Campaign enemy issues - The campaign certainly has its moments, but the experience is ultimately plagued by ‘monster closet syndrome’, with enemies often seemingly spawning relentlessly out of pockets, making for repetitive and boring gameplay. There is a decent balance between these generic ‘FPS’ issues and great missions, although it seems like an issue that could have been rectified by now, some six years since Call of Duty 2.
The Final Verdict
Modern Warfare 3 seems like the game everyone loves to hate, and yet everyone seems to be playing it. Funnily enough, this game will have one of the largest online communities across all platforms for the next 24 months, making it a must-have for anyone looking for competitive and fast online action. This game never attempts to offer realistic military combat, instead relying on a tried and true formula that still maintains its addictiveness and depth from over the years.
By Gaetano Prestia
The gunplay is accessible and fun across a tonne of weapons. There are plenty of different class options to help mold your online character, making for a very addictive and competitive online component. Campaign has its moments but is ultimately hampered by common issues.

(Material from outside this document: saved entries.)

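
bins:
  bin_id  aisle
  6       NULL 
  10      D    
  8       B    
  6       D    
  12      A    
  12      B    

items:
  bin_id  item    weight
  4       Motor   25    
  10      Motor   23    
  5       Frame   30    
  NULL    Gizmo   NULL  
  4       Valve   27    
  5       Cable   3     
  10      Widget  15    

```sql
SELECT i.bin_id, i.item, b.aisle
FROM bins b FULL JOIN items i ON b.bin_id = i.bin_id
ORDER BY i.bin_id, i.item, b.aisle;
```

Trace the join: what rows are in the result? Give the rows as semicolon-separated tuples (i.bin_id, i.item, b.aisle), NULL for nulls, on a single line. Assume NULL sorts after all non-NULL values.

FULL OUTER JOIN keeps every row from both sides; unmatched rows get NULL for the other side's columns.
Matching on b.bin_id = i.bin_id. A NULL in a compared column never satisfies the condition.
- b[0] bin_id=6 → no match; kept with NULLs on the i side.
- b[1] bin_id=10 → 2 match(es) in i → 2 row(s).
- b[2] bin_id=8 → no match; kept with NULLs on the i side.
- b[3] bin_id=6 → no match; kept with NULLs on the i side.
- b[4] bin_id=12 → no match; kept with NULLs on the i side.
- b[5] bin_id=12 → no match; kept with NULLs on the i side.
- 5 i row(s) had no b match → kept, b columns NULL.

(4, Motor, NULL); (4, Valve, NULL); (5, Cable, NULL); (5, Frame, NULL); (10, Motor, D); (10, Widget, D); (NULL, Gizmo, NULL); (NULL, NULL, A); (NULL, NULL, B); (NULL, NULL, B); (NULL, NULL, D); (NULL, NULL, NULL)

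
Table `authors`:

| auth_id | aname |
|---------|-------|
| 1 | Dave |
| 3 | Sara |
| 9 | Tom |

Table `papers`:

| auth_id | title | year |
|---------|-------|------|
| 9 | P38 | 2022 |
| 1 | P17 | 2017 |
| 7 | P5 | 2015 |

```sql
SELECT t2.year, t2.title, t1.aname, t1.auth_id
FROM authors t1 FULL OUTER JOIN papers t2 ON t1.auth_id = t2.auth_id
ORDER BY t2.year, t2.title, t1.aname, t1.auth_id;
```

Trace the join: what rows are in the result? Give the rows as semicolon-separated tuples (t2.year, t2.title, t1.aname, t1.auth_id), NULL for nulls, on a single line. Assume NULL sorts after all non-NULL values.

FULL OUTER JOIN keeps every row from both sides; unmatched rows get NULL for the other side's columns.
Matching on t1.auth_id = t2.auth_id.
Matched pairs: 2; unmatched t1 rows kept: 1; unmatched t2 rows kept: 1.

(2015, P5, NULL, NULL); (2017, P17, Dave, 1); (2022, P38, Tom, 9); (NULL, NULL, Sara, 3)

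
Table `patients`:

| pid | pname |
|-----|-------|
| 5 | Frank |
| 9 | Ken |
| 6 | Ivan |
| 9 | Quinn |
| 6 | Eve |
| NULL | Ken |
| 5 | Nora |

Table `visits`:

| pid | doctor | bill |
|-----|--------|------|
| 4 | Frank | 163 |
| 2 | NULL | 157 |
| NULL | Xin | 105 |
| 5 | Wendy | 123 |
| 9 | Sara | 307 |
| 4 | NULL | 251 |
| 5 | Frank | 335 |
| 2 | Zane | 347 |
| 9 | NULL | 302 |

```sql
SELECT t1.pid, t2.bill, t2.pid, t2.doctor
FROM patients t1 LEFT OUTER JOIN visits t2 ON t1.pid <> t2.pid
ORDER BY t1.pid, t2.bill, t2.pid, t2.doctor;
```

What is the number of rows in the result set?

41

LEFT JOIN keeps every row from `patients`; unmatched rows get NULL for `visits`'s columns.
Matching on t1.pid <> t2.pid. A NULL in a compared column never satisfies the condition.
Matched pairs: 40; unmatched t1 rows kept: 1.
Total: 40 matched + 1 padded = 41 rows.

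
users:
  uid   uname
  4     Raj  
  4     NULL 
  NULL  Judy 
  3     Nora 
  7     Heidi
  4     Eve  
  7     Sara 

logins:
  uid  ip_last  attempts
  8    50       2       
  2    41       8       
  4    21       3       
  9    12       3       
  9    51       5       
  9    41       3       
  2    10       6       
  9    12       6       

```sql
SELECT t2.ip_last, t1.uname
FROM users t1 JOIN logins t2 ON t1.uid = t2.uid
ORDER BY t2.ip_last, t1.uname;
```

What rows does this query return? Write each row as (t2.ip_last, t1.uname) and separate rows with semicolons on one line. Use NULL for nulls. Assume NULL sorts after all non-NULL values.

(21, Eve); (21, Raj); (21, NULL)

INNER JOIN keeps only pairs where the ON condition holds.
Matching on t1.uid = t2.uid. A NULL in a compared column never satisfies the condition.
Matched pairs: 3.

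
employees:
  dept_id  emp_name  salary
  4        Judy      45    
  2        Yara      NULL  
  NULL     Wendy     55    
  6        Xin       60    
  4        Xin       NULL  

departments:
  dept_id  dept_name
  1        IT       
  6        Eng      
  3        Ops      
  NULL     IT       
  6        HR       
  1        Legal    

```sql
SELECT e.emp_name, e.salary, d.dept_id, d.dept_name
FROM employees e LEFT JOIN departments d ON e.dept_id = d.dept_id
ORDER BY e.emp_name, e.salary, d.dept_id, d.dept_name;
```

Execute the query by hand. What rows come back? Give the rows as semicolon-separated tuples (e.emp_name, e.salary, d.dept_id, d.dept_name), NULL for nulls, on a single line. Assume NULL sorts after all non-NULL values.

LEFT JOIN keeps every row from `employees`; unmatched rows get NULL for `departments`'s columns.
Matching on e.dept_id = d.dept_id. A NULL in a compared column never satisfies the condition.
- dept_id=4: no d row matches, row kept with d columns NULL.
- dept_id=2: no d row matches, row kept with d columns NULL.
- dept_id=NULL: no d row matches, row kept with d columns NULL.
- dept_id=6: 2 matching d row(s), so 2 row(s) emitted.
- dept_id=4: no d row matches, row kept with d columns NULL.
After projecting and ordering:
e.emp_name | e.salary | d.dept_id | d.dept_name
Judy | 45 | NULL | NULL
Wendy | 55 | NULL | NULL
Xin | 60 | 6 | Eng
Xin | 60 | 6 | HR
Xin | NULL | NULL | NULL
Yara | NULL | NULL | NULL

(Judy, 45, NULL, NULL); (Wendy, 55, NULL, NULL); (Xin, 60, 6, Eng); (Xin, 60, 6, HR); (Xin, NULL, NULL, NULL); (Yara, NULL, NULL, NULL)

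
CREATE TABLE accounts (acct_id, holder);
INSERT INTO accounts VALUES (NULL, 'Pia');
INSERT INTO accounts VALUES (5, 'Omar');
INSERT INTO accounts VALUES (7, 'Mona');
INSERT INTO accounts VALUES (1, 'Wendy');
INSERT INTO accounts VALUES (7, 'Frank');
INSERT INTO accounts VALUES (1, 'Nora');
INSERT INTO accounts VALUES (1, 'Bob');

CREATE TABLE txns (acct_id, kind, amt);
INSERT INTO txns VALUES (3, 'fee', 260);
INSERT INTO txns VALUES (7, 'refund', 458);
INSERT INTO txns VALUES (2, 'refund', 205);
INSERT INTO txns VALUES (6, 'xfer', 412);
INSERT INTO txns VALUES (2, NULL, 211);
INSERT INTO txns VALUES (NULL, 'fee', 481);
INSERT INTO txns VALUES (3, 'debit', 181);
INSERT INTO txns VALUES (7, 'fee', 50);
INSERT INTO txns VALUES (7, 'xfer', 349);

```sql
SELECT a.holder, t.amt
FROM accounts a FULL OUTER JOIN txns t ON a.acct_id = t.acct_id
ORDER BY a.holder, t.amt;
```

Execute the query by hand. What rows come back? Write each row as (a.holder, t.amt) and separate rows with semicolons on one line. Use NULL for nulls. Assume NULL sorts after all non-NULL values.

FULL OUTER JOIN keeps every row from both sides; unmatched rows get NULL for the other side's columns.
Matching on a.acct_id = t.acct_id. A NULL in a compared column never satisfies the condition.
- a[0] acct_id=NULL → no match; kept with NULLs on the t side.
- a[1] acct_id=5 → no match; kept with NULLs on the t side.
- a[2] acct_id=7 → 3 match(es) in t → 3 row(s).
- a[3] acct_id=1 → no match; kept with NULLs on the t side.
- a[4] acct_id=7 → 3 match(es) in t → 3 row(s).
- a[5] acct_id=1 → no match; kept with NULLs on the t side.
- a[6] acct_id=1 → no match; kept with NULLs on the t side.
- 6 t row(s) had no a match → kept, a columns NULL.

(Bob, NULL); (Frank, 50); (Frank, 349); (Frank, 458); (Mona, 50); (Mona, 349); (Mona, 458); (Nora, NULL); (Omar, NULL); (Pia, NULL); (Wendy, NULL); (NULL, 181); (NULL, 205); (NULL, 211); (NULL, 260); (NULL, 412); (NULL, 481)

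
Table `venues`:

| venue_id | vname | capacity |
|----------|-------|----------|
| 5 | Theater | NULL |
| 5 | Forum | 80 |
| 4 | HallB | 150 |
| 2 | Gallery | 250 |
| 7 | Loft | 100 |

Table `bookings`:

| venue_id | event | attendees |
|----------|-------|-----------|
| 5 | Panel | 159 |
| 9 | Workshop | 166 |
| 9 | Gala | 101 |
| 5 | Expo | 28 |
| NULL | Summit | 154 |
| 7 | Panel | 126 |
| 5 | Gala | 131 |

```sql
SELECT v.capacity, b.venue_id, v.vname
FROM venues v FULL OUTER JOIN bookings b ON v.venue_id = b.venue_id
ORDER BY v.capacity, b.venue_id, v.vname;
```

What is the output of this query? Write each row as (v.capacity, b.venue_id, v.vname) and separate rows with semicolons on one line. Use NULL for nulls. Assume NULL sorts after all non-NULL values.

FULL OUTER JOIN keeps every row from both sides; unmatched rows get NULL for the other side's columns.
Matching on v.venue_id = b.venue_id. A NULL in a compared column never satisfies the condition.
- v (venue_id=5) pairs with 3 row(s) of b.
- v (venue_id=5) pairs with 3 row(s) of b.
- v (venue_id=4) has no partner → padded with NULL.
- v (venue_id=2) has no partner → padded with NULL.
- v (venue_id=7) pairs with 1 row(s) of b.
- plus 3 unmatched b row(s), each kept with NULL v columns.

(80, 5, Forum); (80, 5, Forum); (80, 5, Forum); (100, 7, Loft); (150, NULL, HallB); (250, NULL, Gallery); (NULL, 5, Theater); (NULL, 5, Theater); (NULL, 5, Theater); (NULL, 9, NULL); (NULL, 9, NULL); (NULL, NULL, NULL)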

An old engine that still works wonders for one of the most popular videogames franchises of all time. Sleek and smooth at 60 frames per-second.
Sound effects are crisp and loud, alongside decent voice acting throughout the game’s campaign.
Campaign is short at six-hours on Normal, but multiplayer has days worth of content.
Modern Warfare 3 may rely on an old formula, but the Call of Duty experience is still raring for action.